Beware—there’s a new wave of COVID! It’s novels. The latest writer to be infected is Super Sad True Love Story author Gary Shteyngart, whose newly announced novel Our Country Friends follows the shifting relationships of a group of friends at a country house in upstate New York as they hide from the pandemic. Here’s the full synopsis:

It’s March 2020 and a calamity is unfolding. A group of friends and friends-of-friends gathers in a country house to wait out the pandemic. Over the next six months new friendships and romances will take hold, while old betrayals will emerge, forcing each character to reevaulate whom they love and what matters most. The unlikely cast of characters include: a Russian-born novelist; his Russian-born psychiatrist wife; their precocious child obsessed with K-pop; a struggling Indian American writer; a wildly successful Korean American app developer; a global dandy with three passports; a young flame-thrower of an essayist, originally from the Carolinas; and a movie star, The Actor, whose arrival upsets the equilibrium of this chosen family.

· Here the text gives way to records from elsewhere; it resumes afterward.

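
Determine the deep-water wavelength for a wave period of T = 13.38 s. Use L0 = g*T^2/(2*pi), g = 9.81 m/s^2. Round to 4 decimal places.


L0 = g * T^2 / (2 * pi)
L0 = 9.81 * 13.38^2 / (2 * pi)
L0 = 9.81 * 179.0244 / 6.28319
L0 = 1756.2294 / 6.28319
L0 = 279.5126 m

279.5126


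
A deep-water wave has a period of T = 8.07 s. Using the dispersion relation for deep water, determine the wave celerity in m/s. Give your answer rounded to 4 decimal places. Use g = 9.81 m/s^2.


We use the deep-water celerity formula:
C = g * T / (2 * pi)
C = 9.81 * 8.07 / (2 * 3.14159...)
C = 79.166700 / 6.283185
C = 12.5998 m/s

12.5998


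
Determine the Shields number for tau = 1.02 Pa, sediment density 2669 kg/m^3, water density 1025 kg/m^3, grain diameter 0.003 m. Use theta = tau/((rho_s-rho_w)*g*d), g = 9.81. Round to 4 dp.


theta = tau / ((rho_s - rho_w) * g * d)
rho_s - rho_w = 2669 - 1025 = 1644
Denominator = 1644 * 9.81 * 0.003 = 48.382920
theta = 1.02 / 48.382920
theta = 0.0211

0.0211


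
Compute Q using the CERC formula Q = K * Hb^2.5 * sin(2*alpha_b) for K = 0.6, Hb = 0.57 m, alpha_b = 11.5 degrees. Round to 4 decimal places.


Q = K * Hb^2.5 * sin(2 * alpha_b)
Hb^2.5 = 0.57^2.5 = 0.245294
sin(2 * 11.5) = sin(23.0) = 0.390731
Q = 0.6 * 0.245294 * 0.390731
Q = 0.0575 m^3/s

0.0575


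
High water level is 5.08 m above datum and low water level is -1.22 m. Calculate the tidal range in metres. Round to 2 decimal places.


Tidal range = High water - Low water
Tidal range = 5.08 - (-1.22)
Tidal range = 6.30 m

6.30


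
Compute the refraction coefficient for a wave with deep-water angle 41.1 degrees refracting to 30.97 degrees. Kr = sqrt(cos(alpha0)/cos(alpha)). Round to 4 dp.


Kr = sqrt(cos(alpha0) / cos(alpha))
cos(41.1) = 0.753563
cos(30.97) = 0.857437
Kr = sqrt(0.753563 / 0.857437)
Kr = sqrt(0.878856)
Kr = 0.9375

0.9375


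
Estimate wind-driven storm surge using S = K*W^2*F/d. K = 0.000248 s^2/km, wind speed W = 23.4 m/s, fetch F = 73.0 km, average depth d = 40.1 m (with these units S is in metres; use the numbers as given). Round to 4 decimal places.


S = K * W^2 * F / d
W^2 = 23.4^2 = 547.56
S = 0.000248 * 547.56 * 73.0 / 40.1
Numerator = 0.000248 * 547.56 * 73.0 = 9.913026
S = 9.913026 / 40.1 = 0.2472 m

0.2472


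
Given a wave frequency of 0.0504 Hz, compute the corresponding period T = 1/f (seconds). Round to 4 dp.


T = 1 / f
T = 1 / 0.0504
T = 19.8413 s

19.8413


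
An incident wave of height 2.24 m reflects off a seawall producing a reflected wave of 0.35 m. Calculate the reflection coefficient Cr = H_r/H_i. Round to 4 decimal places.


Cr = H_r / H_i
Cr = 0.35 / 2.24
Cr = 0.1563

0.1563


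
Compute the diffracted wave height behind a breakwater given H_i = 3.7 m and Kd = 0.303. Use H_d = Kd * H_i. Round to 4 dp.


H_d = Kd * H_i
H_d = 0.303 * 3.7
H_d = 1.1211 m

1.1211


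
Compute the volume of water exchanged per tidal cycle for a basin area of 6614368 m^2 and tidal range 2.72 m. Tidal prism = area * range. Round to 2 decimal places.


Tidal prism = Area * Tidal range
P = 6614368 * 2.72
P = 17991080.96 m^3

17991080.96


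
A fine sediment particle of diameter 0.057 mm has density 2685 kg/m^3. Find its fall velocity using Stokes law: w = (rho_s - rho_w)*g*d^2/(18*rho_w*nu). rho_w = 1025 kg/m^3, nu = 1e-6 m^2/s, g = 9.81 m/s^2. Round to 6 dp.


w = (rho_s - rho_w) * g * d^2 / (18 * rho_w * nu)
d = 0.057 mm = 0.000057 m
rho_s - rho_w = 2685 - 1025 = 1660
Numerator = 1660 * 9.81 * (0.000057)^2 = 0.000052908665
Denominator = 18 * 1025 * 1e-6 = 0.018450
w = 0.002868 m/s

0.002868


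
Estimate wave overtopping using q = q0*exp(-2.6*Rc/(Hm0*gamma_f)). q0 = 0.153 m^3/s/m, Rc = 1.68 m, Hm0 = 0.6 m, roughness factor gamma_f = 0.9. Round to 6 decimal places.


q = q0 * exp(-2.6 * Rc / (Hm0 * gamma_f))
Exponent = -2.6 * 1.68 / (0.6 * 0.9)
= -2.6 * 1.68 / 0.5400
= -8.088889
exp(-8.088889) = 0.000307
q = 0.153 * 0.000307
q = 0.000047 m^3/s/m

0.000047


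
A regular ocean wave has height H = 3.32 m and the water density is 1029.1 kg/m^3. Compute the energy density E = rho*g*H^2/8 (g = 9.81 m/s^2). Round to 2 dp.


E = (1/8) * rho * g * H^2
E = (1/8) * 1029.1 * 9.81 * 3.32^2
E = 0.125 * 1029.1 * 9.81 * 11.0224
E = 13909.54 J/m^2

13909.54


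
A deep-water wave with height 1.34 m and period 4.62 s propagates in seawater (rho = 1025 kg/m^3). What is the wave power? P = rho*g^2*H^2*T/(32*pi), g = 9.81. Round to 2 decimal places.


P = rho * g^2 * H^2 * T / (32 * pi)
P = 1025 * 9.81^2 * 1.34^2 * 4.62 / (32 * pi)
P = 1025 * 96.2361 * 1.7956 * 4.62 / 100.53096
P = 8139.80 W/m

8139.80


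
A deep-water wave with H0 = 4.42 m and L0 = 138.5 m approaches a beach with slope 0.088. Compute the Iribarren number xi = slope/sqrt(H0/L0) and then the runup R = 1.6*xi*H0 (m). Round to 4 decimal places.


xi = slope / sqrt(H0/L0)
H0/L0 = 4.42/138.5 = 0.031913
sqrt(0.031913) = 0.178643
xi = 0.088 / 0.178643 = 0.492602
R = 1.6 * xi * H0 = 1.6 * 0.492602 * 4.42
R = 3.4837 m

3.4837


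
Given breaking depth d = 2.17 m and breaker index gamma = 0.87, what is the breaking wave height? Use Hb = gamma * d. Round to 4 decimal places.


Hb = gamma * d
Hb = 0.87 * 2.17
Hb = 1.8879 m

1.8879


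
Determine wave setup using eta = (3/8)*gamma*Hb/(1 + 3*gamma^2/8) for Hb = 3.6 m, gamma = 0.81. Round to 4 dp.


eta = (3/8) * gamma * Hb / (1 + 3*gamma^2/8)
Numerator = (3/8) * 0.81 * 3.6 = 1.093500
Denominator = 1 + 3*0.81^2/8 = 1 + 0.246038 = 1.246038
eta = 1.093500 / 1.246038
eta = 0.8776 m

0.8776


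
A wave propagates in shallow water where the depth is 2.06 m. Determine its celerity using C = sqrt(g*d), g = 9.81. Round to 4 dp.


Using the shallow-water approximation:
C = sqrt(g * d) = sqrt(9.81 * 2.06)
C = sqrt(20.2086)
C = 4.4954 m/s

4.4954


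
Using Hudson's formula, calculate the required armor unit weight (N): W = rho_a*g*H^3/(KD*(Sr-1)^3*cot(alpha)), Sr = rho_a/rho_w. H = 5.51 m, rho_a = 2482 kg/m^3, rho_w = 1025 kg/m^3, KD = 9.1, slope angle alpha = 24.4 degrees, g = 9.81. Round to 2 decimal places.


Sr = rho_a / rho_w = 2482 / 1025 = 2.421463
(Sr - 1) = 1.421463
(Sr - 1)^3 = 2.872150
cot(24.4) = 1 / tan(24.4) = 1 / 0.453620 = 2.204488
Numerator = 2482 * 9.81 * 5.51^3 = 4073104.7679
Denominator = 9.1 * 2.872150 * 2.204488 = 57.617730
W = 4073104.7679 / 57.617730
W = 70691.86 N

70691.86


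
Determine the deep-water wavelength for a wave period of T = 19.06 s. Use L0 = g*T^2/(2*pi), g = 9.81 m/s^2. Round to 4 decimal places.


L0 = g * T^2 / (2 * pi)
L0 = 9.81 * 19.06^2 / (2 * pi)
L0 = 9.81 * 363.2836 / 6.28319
L0 = 3563.8121 / 6.28319
L0 = 567.1983 m

567.1983


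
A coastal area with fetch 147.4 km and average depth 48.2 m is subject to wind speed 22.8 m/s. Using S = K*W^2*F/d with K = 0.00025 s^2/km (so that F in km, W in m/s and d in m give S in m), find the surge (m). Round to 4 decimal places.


S = K * W^2 * F / d
W^2 = 22.8^2 = 519.84
S = 0.00025 * 519.84 * 147.4 / 48.2
Numerator = 0.00025 * 519.84 * 147.4 = 19.156104
S = 19.156104 / 48.2 = 0.3974 m

0.3974


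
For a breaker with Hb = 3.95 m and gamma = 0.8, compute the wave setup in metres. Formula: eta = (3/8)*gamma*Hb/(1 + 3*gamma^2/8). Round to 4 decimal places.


eta = (3/8) * gamma * Hb / (1 + 3*gamma^2/8)
Numerator = (3/8) * 0.8 * 3.95 = 1.185000
Denominator = 1 + 3*0.8^2/8 = 1 + 0.240000 = 1.240000
eta = 1.185000 / 1.240000
eta = 0.9556 m

0.9556


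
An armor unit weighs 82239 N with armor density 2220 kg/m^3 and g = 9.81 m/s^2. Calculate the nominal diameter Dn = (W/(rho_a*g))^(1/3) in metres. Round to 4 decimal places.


V = W / (rho_a * g)
V = 82239 / (2220 * 9.81)
V = 82239 / 21778.20
V = 3.776207 m^3
Dn = V^(1/3) = 3.776207^(1/3)
Dn = 1.5572 m

1.5572


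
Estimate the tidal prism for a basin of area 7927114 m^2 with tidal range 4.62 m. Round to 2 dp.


Tidal prism = Area * Tidal range
P = 7927114 * 4.62
P = 36623266.68 m^3

36623266.68


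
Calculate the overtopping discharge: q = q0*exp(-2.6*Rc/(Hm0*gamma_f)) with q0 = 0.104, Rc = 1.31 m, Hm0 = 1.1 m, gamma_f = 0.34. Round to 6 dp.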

COVID-19 as a device to push characters together; that’s similar to another upcoming pandemic book, the Decameron-esque collaborative novel by Margaret Atwood, John Grisham, Dave Eggers, and others about a group of neighbors telling each other stories on a New York rooftop. And togetherness as a consequence of COVID-19 is already seeping inspirationally into publicity pitches for upcoming novels—dare I say #AloneTogether? (The real infection . . . was empathy.) It’ll be interesting to see if this is the dominant narrative in the first round of COVID-related fiction, or if there will be similarly popular less group-oriented works—and whether the audience publishers expect will materialize.

But it’s too early to know whether Shteyngart’s novel tackles COVID in any significant way or if COVID is simply the backdrop for Shteyngart to do his thing—be hilarious, sad, biting—with a wide cast of characters. Reading those character descriptions, I want more, and as a Shteyngart enthusiast, I’m intrigued; I’ll be tuning in come November, and then again when it inevitably becomes a miniseries.